I blinked tears as I swerved away from the shapes, kept driving, on and on, until my body felt shattered. I hadn’t set my position before I left the station and now numbers on the navigation controls jumped haphazardly around the screen.
67889.0009 00032.0000 7860.0023
21450.0001 12569.5900
00007.0000 45000.9865
10050.0090 90401.0526
I had thought I was headed toward the satellite station—it was due north from the Gateway. Now I wasn’t so sure. A series of plateau-like ridges blocked out the sun ahead. I braked, tried to get my bearings, turned. I drove for a while, second-guessed myself, and turned again. I felt a flutter of panic. I’d been driving for a long time, too long. The rovers didn’t keep more than a few hours of charge at a time. Ten minutes later lights flashed on the dashboard, and the rover rolled to a stop.
I found the controls for the solar charger and deployed the panels, but nothing happened. I pressed the button again and there was a grinding sound, and then silence. A fiery heat rose in my body; I grabbed the steering wheel, laid my burning forehead against it, and screamed.
The interior of the rover cooled. My breath fogged the windows and obscured the ridges of silt surrounding me. I pulled my helmet on, and my gloves, grabbed a tool kit, and depressurized the rover. Outside, the pink haze had thinned. I climbed on top of the rover and stood; I could see for a long way and there was nothing. No structure, no solar field, no beacon or cable relay. My breath was loud and singular inside my helmet. I was entirely alone.

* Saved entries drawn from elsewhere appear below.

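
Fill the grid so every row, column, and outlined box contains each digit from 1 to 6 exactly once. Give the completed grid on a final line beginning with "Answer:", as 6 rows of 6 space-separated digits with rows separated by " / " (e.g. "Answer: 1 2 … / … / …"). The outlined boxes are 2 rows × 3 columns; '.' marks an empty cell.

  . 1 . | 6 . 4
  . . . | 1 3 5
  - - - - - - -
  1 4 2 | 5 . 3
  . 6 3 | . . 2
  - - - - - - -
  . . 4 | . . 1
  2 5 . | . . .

Step 1. [r6c6∈{6}] r6c6's peers cover all but 6, so r6c6=6.
Step 2. [r5c4∈{2,3}] in col 4, 2 fits only at r5c4. So r5c4=2.
Step 3. [r1c1∈{3,5}] across row 1, 3 lands solely at r1c1, so r1c1=3.
Step 4. [r4c4∈{4}] only 4 remains possible at r4c4. So r4c4=4.
Step 5. [r2c3∈{6}] nothing but 6 survives at r2c3 ⇒ r2c3=6.
Step 6. [r5c5∈{5}] r5c5 has the single candidate 5 ⇒ r5c5=5.
Step 7. [r3c5∈{6}] only 6 remains possible at r3c5. So r3c5=6.
Step 8. [r4c1∈{5}] r4c1 is down to just 5. So r4c1=5.
Step 9. [r2c2∈{2}] only 2 remains possible at r2c2 ⇒ r2c2=2.
Step 10. [r4c5∈{1}] nothing but 1 survives at r4c5. So r4c5=1.
Step 11. [r2c1∈{4}] r2c1 has the single candidate 4 ⇒ r2c1=4.
Step 12. [r1c3∈{5}] r1c3 has the single candidate 5 ⇒ r1c3=5.
Step 13. [r6c4∈{3}] only 3 remains possible at r6c4, so r6c4=3.
Step 14. [r5c2∈{3}] r5c2's peers cover all but 3 ⇒ r5c2=3.
Step 15. [r5c1∈{6}] r5c1 is down to just 6 ⇒ r5c1=6.
Step 16. [r6c3∈{1}] r6c3 has the single candidate 1 ⇒ r6c3=1.
Step 17. [r1c5∈{2}] nothing but 2 survives at r1c5. So r1c5=2.
Step 18. [r6c5∈{4}] nothing but 4 survives at r6c5, so r6c5=4.

Answer: 3 1 5 6 2 4 / 4 2 6 1 3 5 / 1 4 2 5 6 3 / 5 6 3 4 1 2 / 6 3 4 2 5 1 / 2 5 1 3 4 6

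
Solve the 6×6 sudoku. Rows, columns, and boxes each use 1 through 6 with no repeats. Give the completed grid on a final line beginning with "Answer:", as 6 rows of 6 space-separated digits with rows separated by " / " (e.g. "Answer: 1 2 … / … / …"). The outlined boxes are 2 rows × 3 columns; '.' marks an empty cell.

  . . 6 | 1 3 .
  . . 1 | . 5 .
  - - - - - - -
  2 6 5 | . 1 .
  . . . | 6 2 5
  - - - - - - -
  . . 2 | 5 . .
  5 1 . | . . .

Step 1. [r1c1∈{4}] r1c1 is down to just 4. So r1c1=4.
Step 2. [r2c6∈{2,4,6}] r2c6 is the only open cell in row 2 admitting 6. So r2c6=6.
Step 3. [r2c1∈{3}] r2c1 has the single candidate 3 ⇒ r2c1=3.
Step 4. [r2c4∈{2,4}] across row 2, 4 lands solely at r2c4 ⇒ r2c4=4.
Step 5. [r3c6∈{3,4}] row 3 places 4 nowhere but r3c6. So r3c6=4.
Step 6. [r6c5∈{4,6}] 6 has one home in row 6: r6c5. So r6c5=6.
Step 7. [r6c3∈{3,4}] in row 6, 4 fits only at r6c3. So r6c3=4.
Step 8. [r5c2∈{3}] r5c2 is down to just 3, so r5c2=3.
Step 9. [r6c6∈{2,3}] r6c6 is the only open cell in col 6 admitting 3 ⇒ r6c6=3.
Step 10. [r1c2∈{2,5}] in row 1, 5 fits only at r1c2, so r1c2=5.
Step 11. [r3c4∈{3}] r3c4's peers cover all but 3, so r3c4=3.
Step 12. [r1c6∈{2}] nothing but 2 survives at r1c6, so r1c6=2.
Step 13. [r2c2∈{2}] r2c2 is down to just 2. So r2c2=2.
Step 14. [r5c6∈{1}] r5c6 is down to just 1. So r5c6=1.
Step 15. [r5c1∈{6}] r5c1 has the single candidate 6. So r5c1=6.
Step 16. [r4c1∈{1}] r4c1 is down to just 1, so r4c1=1.
Step 17. [r4c2∈{4}] r4c2 has the single candidate 4. So r4c2=4.
Step 18. [r4c3∈{3}] r4c3 is down to just 3, so r4c3=3.
Step 19. [r6c4∈{2}] r6c4 has the single candidate 2 ⇒ r6c4=2.
Step 20. [r5c5∈{4}] only 4 remains possible at r5c5 ⇒ r5c5=4.

Answer: 4 5 6 1 3 2 / 3 2 1 4 5 6 / 2 6 5 3 1 4 / 1 4 3 6 2 5 / 6 3 2 5 4 1 / 5 1 4 2 6 3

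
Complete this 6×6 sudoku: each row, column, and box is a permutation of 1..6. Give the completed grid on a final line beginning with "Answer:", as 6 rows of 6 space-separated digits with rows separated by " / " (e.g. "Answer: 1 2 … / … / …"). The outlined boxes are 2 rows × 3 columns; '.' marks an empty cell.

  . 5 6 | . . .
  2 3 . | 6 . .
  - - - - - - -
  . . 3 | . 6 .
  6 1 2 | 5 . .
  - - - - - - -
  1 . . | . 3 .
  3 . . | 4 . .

Step 1. [r5c4∈{2}] nothing but 2 survives at r5c4, so r5c4=2.
Step 2. [r1c1∈{4}] r1c1 has the single candidate 4. So r1c1=4.
Step 3. [r4c5∈{4}] r4c5 has the single candidate 4, so r4c5=4.
Step 4. [r6c3∈{5}] r6c3 is down to just 5 ⇒ r6c3=5.
Step 5. [r6c5∈{1}] r6c5 is down to just 1. So r6c5=1.
Step 6. [r3c6∈{1,2}] in row 3, 2 fits only at r3c6. So r3c6=2.
Step 7. [r2c6∈{1,4,5}] r2c6 is the only open cell in row 2 admitting 4 ⇒ r2c6=4.
Step 8. [r1c4∈{1,3}] 3 has one home in col 4: r1c4. So r1c4=3.
Step 9. [r6c6∈{6}] r6c6's peers cover all but 6 ⇒ r6c6=6.
Step 10. [r5c2∈{4,6}] across row 5, 6 lands solely at r5c2, so r5c2=6.
Step 11. [r5c3∈{4}] nothing but 4 survives at r5c3, so r5c3=4.
Step 12. [r2c3∈{1}] nothing but 1 survives at r2c3 ⇒ r2c3=1.
Step 13. [r6c2∈{2}] nothing but 2 survives at r6c2, so r6c2=2.
Step 14. [r5c6∈{5}] nothing but 5 survives at r5c6 ⇒ r5c6=5.
Step 15. [r1c6∈{1}] only 1 remains possible at r1c6. So r1c6=1.
Step 16. [r3c2∈{4}] r3c2's peers cover all but 4 ⇒ r3c2=4.
Step 17. [r3c1∈{5}] r3c1's peers cover all but 5 ⇒ r3c1=5.
Step 18. [r1c5∈{2}] r1c5's peers cover all but 2. So r1c5=2.
Step 19. [r2c5∈{5}] nothing but 5 survives at r2c5, so r2c5=5.
Step 20. [r3c4∈{1}] r3c4 is down to just 1 ⇒ r3c4=1.
Step 21. [r4c6∈{3}] only 3 remains possible at r4c6, so r4c6=3.

Answer: 4 5 6 3 2 1 / 2 3 1 6 5 4 / 5 4 3 1 6 2 / 6 1 2 5 4 3 / 1 6 4 2 3 5 / 3 2 5 4 1 6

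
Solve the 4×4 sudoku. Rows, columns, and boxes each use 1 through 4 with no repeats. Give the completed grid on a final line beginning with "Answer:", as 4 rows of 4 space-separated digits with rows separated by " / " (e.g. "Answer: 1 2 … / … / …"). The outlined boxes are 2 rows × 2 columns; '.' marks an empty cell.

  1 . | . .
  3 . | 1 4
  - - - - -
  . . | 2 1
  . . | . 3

Step 1. [r3c1∈{4}] only 4 remains possible at r3c1 ⇒ r3c1=4.
Step 2. [r2c2∈{2}] r2c2's peers cover all but 2. So r2c2=2.
Step 3. [r3c2∈{3}] r3c2's peers cover all but 3 ⇒ r3c2=3.
Step 4. [r1c3∈{3}] r1c3's peers cover all but 3. So r1c3=3.
Step 5. [r1c4∈{2}] only 2 remains possible at r1c4, so r1c4=2.
Step 6. [r4c2∈{1}] r4c2's peers cover all but 1 ⇒ r4c2=1.
Step 7. [r1c2∈{4}] r1c2's peers cover all but 4 ⇒ r1c2=4.
Step 8. [r4c1∈{2}] r4c1's peers cover all but 2. So r4c1=2.
Step 9. [r4c3∈{4}] r4c3 has the single candidate 4 ⇒ r4c3=4.

Answer: 1 4 3 2 / 3 2 1 4 / 4 3 2 1 / 2 1 4 3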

It took me more than six hours to fix the solar deploy mechanism. It was an almost impossible job to do alone, and the sun was intense. Tools kept slipping out of my gloves. By the time I was finished only an hour of sunlight remained in the day. I got only a partial charge on the rover, three, four hours max—which meant I wouldn’t have heat for at least four hours of the night.